There are several modifications to the optimizations performed by the
ThinLTO pre link compile when building with Sample PGO, in order to get
better matching of the SamplePGO when it is re-applied in the backend.
These same tunes should be done for full LTO pre-links as well, as
presumably the same matching issues could occur there.
There are a few issues with this patch as it stands, relating to the
fact that not all of these optimizations are attempted again in the full
LTO backend, owing to the larger compile time with the monolithic LTO.
Specifically, this includes some loop optimizations:
- In the old PM, LoopUnrollAndJam is not done in the full LTO backend.
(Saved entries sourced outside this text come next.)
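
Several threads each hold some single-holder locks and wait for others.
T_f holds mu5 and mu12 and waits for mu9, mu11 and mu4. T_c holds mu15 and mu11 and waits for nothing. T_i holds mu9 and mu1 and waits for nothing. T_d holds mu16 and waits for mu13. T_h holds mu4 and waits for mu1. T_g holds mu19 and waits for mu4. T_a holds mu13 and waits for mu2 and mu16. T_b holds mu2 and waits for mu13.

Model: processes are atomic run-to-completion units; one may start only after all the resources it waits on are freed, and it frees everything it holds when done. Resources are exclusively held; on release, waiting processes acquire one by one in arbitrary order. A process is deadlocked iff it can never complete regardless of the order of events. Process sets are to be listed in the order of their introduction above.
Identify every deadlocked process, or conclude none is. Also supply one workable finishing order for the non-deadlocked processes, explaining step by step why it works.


Deadlocked set: T_d, T_a and T_b.
Key observation: the waits loop around T_d -> T_a -> T_d with no way out; T_b is caught in further circular waits.
A valid finishing order for the others: T_c, T_i, T_h, T_f, T_g.
Check, step by step:
  run T_c (it waits on nothing); releases mu15 and mu11
  run T_i (it waits on nothing); releases mu9 and mu1
  T_h: everything it awaited (mu1) is free; runs, freeing mu4
  T_f: everything it awaited (mu9, mu11 and mu4) is free; runs, freeing mu5 and mu12
  T_g: everything it awaited (mu4) is free; runs, freeing mu19


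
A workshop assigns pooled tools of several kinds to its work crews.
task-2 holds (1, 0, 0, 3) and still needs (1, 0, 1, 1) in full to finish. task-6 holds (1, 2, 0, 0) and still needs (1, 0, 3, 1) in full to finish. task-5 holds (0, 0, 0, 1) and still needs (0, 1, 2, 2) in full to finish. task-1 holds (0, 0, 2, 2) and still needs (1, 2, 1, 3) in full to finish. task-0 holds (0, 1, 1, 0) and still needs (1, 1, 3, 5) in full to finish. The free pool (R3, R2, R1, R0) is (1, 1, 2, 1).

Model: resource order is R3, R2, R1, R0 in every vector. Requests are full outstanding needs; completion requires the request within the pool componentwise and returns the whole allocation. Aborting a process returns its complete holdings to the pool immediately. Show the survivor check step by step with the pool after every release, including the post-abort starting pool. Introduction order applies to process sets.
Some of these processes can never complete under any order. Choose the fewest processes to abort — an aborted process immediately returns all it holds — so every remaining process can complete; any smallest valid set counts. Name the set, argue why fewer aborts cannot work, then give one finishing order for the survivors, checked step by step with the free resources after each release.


Minimum abort set: task-6.
Key observation: task-1 was stuck for good until task-6 gave back (1, 2, 0, 0); in the order shown it finishes at step 2.
No smaller set exists: with zero aborts the deadlock remains.
One survivor order: task-2, task-1, task-0, task-5. Walking it through (post-abort pool first):
  pool = (2, 3, 2, 1)
  task-2 needs (1, 0, 1, 1) <= (2, 3, 2, 1) -> finishes; pool += (1, 0, 0, 3) = (3, 3, 2, 4)
  task-1 needs (1, 2, 1, 3) <= (3, 3, 2, 4) -> finishes; pool += (0, 0, 2, 2) = (3, 3, 4, 6)
  task-0 needs (1, 1, 3, 5) <= (3, 3, 4, 6) -> finishes; pool += (0, 1, 1, 0) = (3, 4, 5, 6)
  task-5 needs (0, 1, 2, 2) <= (3, 4, 5, 6) -> finishes; pool += (0, 0, 0, 1) = (3, 4, 5, 7)


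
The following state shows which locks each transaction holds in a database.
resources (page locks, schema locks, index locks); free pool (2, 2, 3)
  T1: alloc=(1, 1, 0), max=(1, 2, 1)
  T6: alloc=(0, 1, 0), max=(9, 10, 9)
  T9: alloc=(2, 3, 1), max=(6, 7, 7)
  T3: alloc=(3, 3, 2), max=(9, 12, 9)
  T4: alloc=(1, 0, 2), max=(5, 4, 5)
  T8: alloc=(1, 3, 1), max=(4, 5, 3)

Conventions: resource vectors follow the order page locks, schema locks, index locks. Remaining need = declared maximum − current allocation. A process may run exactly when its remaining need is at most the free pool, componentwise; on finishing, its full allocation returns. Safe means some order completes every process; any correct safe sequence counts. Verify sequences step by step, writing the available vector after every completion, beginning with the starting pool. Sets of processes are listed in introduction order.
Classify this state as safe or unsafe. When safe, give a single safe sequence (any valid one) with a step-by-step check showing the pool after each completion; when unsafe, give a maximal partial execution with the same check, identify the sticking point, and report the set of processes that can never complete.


SAFE, for example via the order T1, T8, T4, T9, T3, T6.
Key observation: T8 marks the first exact bind of the order: its need (3, 2, 2) fits the free (3, 3, 3) with zero slack on a requested resource.
Verifying each step:
  pool = (2, 2, 3)
  T1: need (0, 1, 1) fits (2, 2, 3); releases (1, 1, 0), pool now (3, 3, 3)
  T8: need (3, 2, 2) fits (3, 3, 3); releases (1, 3, 1), pool now (4, 6, 4)
  T4: need (4, 4, 3) fits (4, 6, 4); releases (1, 0, 2), pool now (5, 6, 6)
  T9: need (4, 4, 6) fits (5, 6, 6); releases (2, 3, 1), pool now (7, 9, 7)
  T3: need (6, 9, 7) fits (7, 9, 7); releases (3, 3, 2), pool now (10, 12, 9)
  T6: need (9, 9, 9) fits (10, 12, 9); releases (0, 1, 0), pool now (10, 13, 9)


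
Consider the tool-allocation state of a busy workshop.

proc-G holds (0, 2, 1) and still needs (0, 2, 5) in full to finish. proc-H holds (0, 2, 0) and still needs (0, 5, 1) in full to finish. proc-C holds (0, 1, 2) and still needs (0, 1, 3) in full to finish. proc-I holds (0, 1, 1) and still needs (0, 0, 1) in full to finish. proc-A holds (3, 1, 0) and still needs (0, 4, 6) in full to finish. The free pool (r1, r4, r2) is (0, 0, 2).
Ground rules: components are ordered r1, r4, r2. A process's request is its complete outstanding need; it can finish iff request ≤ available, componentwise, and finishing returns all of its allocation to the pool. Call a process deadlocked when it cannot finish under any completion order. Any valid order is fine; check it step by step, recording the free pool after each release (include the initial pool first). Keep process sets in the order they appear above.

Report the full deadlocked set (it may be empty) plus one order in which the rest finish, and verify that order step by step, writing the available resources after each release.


The deadlocked set is empty.
Key observation: beginning at proc-I, releases accumulate fast enough that every process eventually fits.
One completion order for the rest: proc-I, proc-C, proc-G, proc-A, proc-H. Verifying each step:
  pool = (0, 0, 2)
  proc-I: need (0, 0, 1) fits (0, 0, 2); releases (0, 1, 1), pool now (0, 1, 3)
  proc-C: need (0, 1, 3) fits (0, 1, 3); releases (0, 1, 2), pool now (0, 2, 5)
  proc-G: need (0, 2, 5) fits (0, 2, 5); releases (0, 2, 1), pool now (0, 4, 6)
  proc-A: need (0, 4, 6) fits (0, 4, 6); releases (3, 1, 0), pool now (3, 5, 6)
  proc-H: need (0, 5, 1) fits (3, 5, 6); releases (0, 2, 0), pool now (3, 7, 6)


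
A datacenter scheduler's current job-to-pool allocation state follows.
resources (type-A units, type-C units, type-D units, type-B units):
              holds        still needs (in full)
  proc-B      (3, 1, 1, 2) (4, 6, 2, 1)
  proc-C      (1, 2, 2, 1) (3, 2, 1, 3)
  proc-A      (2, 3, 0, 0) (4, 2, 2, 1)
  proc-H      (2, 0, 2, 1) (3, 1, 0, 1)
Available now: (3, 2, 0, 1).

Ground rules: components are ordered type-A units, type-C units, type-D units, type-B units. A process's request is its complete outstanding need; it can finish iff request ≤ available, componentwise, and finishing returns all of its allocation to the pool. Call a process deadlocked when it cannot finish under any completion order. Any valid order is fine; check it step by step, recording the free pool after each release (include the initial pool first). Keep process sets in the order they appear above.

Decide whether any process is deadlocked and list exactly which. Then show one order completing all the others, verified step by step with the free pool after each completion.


The deadlocked set is proc-B and proc-C.
Key observation: after proc-H, proc-A the pool peaks at (7, 5, 2, 2), and each blocked process is short somewhere: proc-B on type-C units; proc-C on type-B units.
One completion order for the rest: proc-H, proc-A. Walking it through:
  pool = (3, 2, 0, 1)
  proc-H: need (3, 1, 0, 1) fits (3, 2, 0, 1); releases (2, 0, 2, 1), pool now (5, 2, 2, 2)
  proc-A: need (4, 2, 2, 1) fits (5, 2, 2, 2); releases (2, 3, 0, 0), pool now (7, 5, 2, 2)
The stuck group stays short no matter what:
  proc-B cannot run: need (4, 6, 2, 1) vs free (7, 5, 2, 2) (insufficient type-C units)
  proc-C cannot run: need (3, 2, 1, 3) vs free (7, 5, 2, 2) (insufficient type-B units)


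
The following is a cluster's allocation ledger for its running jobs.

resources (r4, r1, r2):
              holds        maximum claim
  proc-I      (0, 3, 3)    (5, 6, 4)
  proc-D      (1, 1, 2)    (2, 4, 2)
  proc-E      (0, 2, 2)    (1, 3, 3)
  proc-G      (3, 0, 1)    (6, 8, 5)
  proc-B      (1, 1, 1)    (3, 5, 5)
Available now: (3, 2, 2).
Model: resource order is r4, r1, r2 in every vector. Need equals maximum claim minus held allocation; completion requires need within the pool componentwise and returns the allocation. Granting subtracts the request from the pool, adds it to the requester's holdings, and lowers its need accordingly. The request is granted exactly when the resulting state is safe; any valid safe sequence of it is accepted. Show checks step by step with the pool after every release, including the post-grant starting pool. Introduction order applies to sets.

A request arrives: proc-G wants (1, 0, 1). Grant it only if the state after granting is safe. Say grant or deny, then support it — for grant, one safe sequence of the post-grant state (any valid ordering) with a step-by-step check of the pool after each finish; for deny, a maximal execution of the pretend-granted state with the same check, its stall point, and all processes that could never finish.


DENY. Granting would leave the state unsafe.
Key observation: after proc-E, proc-D, proc-B the pool peaks at (4, 6, 6), and each blocked process is short somewhere: proc-I on r4; proc-G on r1.
After a pretend grant, a maximal execution: proc-E, proc-D, proc-B — then nothing else fits. Check, step by step:
  pool = (2, 2, 1)
  proc-E: need (1, 1, 1) fits (2, 2, 1); releases (0, 2, 2), pool now (2, 4, 3)
  proc-D: need (1, 3, 0) fits (2, 4, 3); releases (1, 1, 2), pool now (3, 5, 5)
  proc-B: need (2, 4, 4) fits (3, 5, 5); releases (1, 1, 1), pool now (4, 6, 6)
  proc-I cannot run: need (5, 3, 1) vs free (4, 6, 6) (insufficient r4)
  proc-G cannot run: need (2, 8, 3) vs free (4, 6, 6) (insufficient r1)
Post-grant, the permanently blocked set is proc-I and proc-G.


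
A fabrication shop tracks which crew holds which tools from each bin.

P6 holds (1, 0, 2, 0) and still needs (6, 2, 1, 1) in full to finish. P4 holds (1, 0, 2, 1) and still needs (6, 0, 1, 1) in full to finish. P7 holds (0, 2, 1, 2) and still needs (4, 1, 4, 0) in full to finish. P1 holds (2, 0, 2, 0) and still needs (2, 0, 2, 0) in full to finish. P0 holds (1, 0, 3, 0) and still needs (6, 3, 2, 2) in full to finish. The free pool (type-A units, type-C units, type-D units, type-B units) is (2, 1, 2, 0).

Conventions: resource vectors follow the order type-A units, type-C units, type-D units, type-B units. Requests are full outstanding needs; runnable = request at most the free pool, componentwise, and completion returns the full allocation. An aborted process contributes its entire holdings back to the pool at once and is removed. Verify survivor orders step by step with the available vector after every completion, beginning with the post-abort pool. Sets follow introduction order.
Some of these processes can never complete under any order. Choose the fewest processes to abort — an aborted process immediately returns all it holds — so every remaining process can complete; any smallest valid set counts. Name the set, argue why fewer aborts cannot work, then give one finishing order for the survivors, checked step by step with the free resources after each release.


Abort P6 and P4.
Key observation: the deadlocked P0 becomes finishable only because P6 and P4 released (2, 0, 4, 1); it completes at step 3 below.
Minimality, checking each single-abort alternative: P6 alone leaves P4 blocked (short on type-A units); P4 alone leaves P6 blocked (short on type-A units); P7 alone leaves P6 blocked (short on type-A units); P1 alone leaves P6 blocked (short on type-A units); P0 alone leaves P6 blocked (short on type-A units).
Survivors finish in the order: P7, P1, P0. Verifying each step (pool after the aborts first):
  pool = (4, 1, 6, 1)
  P7: need (4, 1, 4, 0) fits (4, 1, 6, 1); releases (0, 2, 1, 2), pool now (4, 3, 7, 3)
  P1: need (2, 0, 2, 0) fits (4, 3, 7, 3); releases (2, 0, 2, 0), pool now (6, 3, 9, 3)
  P0: need (6, 3, 2, 2) fits (6, 3, 9, 3); releases (1, 0, 3, 0), pool now (7, 3, 12, 3)


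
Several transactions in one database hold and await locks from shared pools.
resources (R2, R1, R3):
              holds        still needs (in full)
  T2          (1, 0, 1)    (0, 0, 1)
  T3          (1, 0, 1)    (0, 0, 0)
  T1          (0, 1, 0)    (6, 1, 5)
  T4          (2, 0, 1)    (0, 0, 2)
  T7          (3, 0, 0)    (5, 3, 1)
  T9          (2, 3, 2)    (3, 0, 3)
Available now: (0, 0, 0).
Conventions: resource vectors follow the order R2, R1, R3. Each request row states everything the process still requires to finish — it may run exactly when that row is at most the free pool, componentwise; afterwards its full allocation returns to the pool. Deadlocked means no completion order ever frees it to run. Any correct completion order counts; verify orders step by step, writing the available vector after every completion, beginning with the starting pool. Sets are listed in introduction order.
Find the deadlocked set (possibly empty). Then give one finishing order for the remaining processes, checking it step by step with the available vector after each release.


No process is deadlocked.
Key observation: T3 leads a chain of completions in which each release enables another process.
The rest can finish in the order T3, T2, T4, T9, T7, T1. Check, step by step:
  pool = (0, 0, 0)
  run T3 (needs (0, 0, 0), free (0, 0, 0)); after release of (1, 0, 1) the pool is (1, 0, 1)
  run T2 (needs (0, 0, 1), free (1, 0, 1)); after release of (1, 0, 1) the pool is (2, 0, 2)
  run T4 (needs (0, 0, 2), free (2, 0, 2)); after release of (2, 0, 1) the pool is (4, 0, 3)
  run T9 (needs (3, 0, 3), free (4, 0, 3)); after release of (2, 3, 2) the pool is (6, 3, 5)
  run T7 (needs (5, 3, 1), free (6, 3, 5)); after release of (3, 0, 0) the pool is (9, 3, 5)
  run T1 (needs (6, 1, 5), free (9, 3, 5)); after release of (0, 1, 0) the pool is (9, 4, 5)


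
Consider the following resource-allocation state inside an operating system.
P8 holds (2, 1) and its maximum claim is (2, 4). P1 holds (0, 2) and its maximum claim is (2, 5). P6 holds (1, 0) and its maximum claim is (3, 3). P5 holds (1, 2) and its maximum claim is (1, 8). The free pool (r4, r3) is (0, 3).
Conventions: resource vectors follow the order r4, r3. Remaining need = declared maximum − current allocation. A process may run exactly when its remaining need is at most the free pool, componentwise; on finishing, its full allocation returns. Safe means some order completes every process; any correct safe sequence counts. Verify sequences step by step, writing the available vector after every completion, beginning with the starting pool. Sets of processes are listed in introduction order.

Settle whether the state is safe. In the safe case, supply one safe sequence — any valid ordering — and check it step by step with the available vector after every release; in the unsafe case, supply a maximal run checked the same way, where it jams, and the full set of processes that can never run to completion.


The state is SAFE; one workable sequence: P8, P1, P5, P6.
Key observation: P8 marks the first exact bind of the order: its need (0, 3) fits the free (0, 3) with zero slack on a requested resource.
Verifying each step:
  pool = (0, 3)
  P8: need (0, 3) fits (0, 3); releases (2, 1), pool now (2, 4)
  P1: need (2, 3) fits (2, 4); releases (0, 2), pool now (2, 6)
  P5: need (0, 6) fits (2, 6); releases (1, 2), pool now (3, 8)
  P6: need (2, 3) fits (3, 8); releases (1, 0), pool now (4, 8)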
- In the new PM, none of the loop unrolling is done in the full LTO
backend. The comments indicate that this is in part due to issues with
the new PM loop pass manager (presumably sorted out by now, but I
haven't followed this). Here is the comment:
// FIXME: at this point, we run a bunch of loop passes: // indVarSimplify, loopDeletion, loopInterchange, loopUnroll, // loopVectorize. Enable them once the remaining issue with LPM // are sorted out.
So what needs to happen still is to either:
- Continue to diverge the ThinLTO and full LTO pre-link pipelines for
these optimizations (which means this patch needs to be adjusted).
OR
- Fix the full LTO post-link pipelines to ensure these optimizations
all occur there.
this also need to be PrepareForThinLTO || PrepareForLTO for oldPM?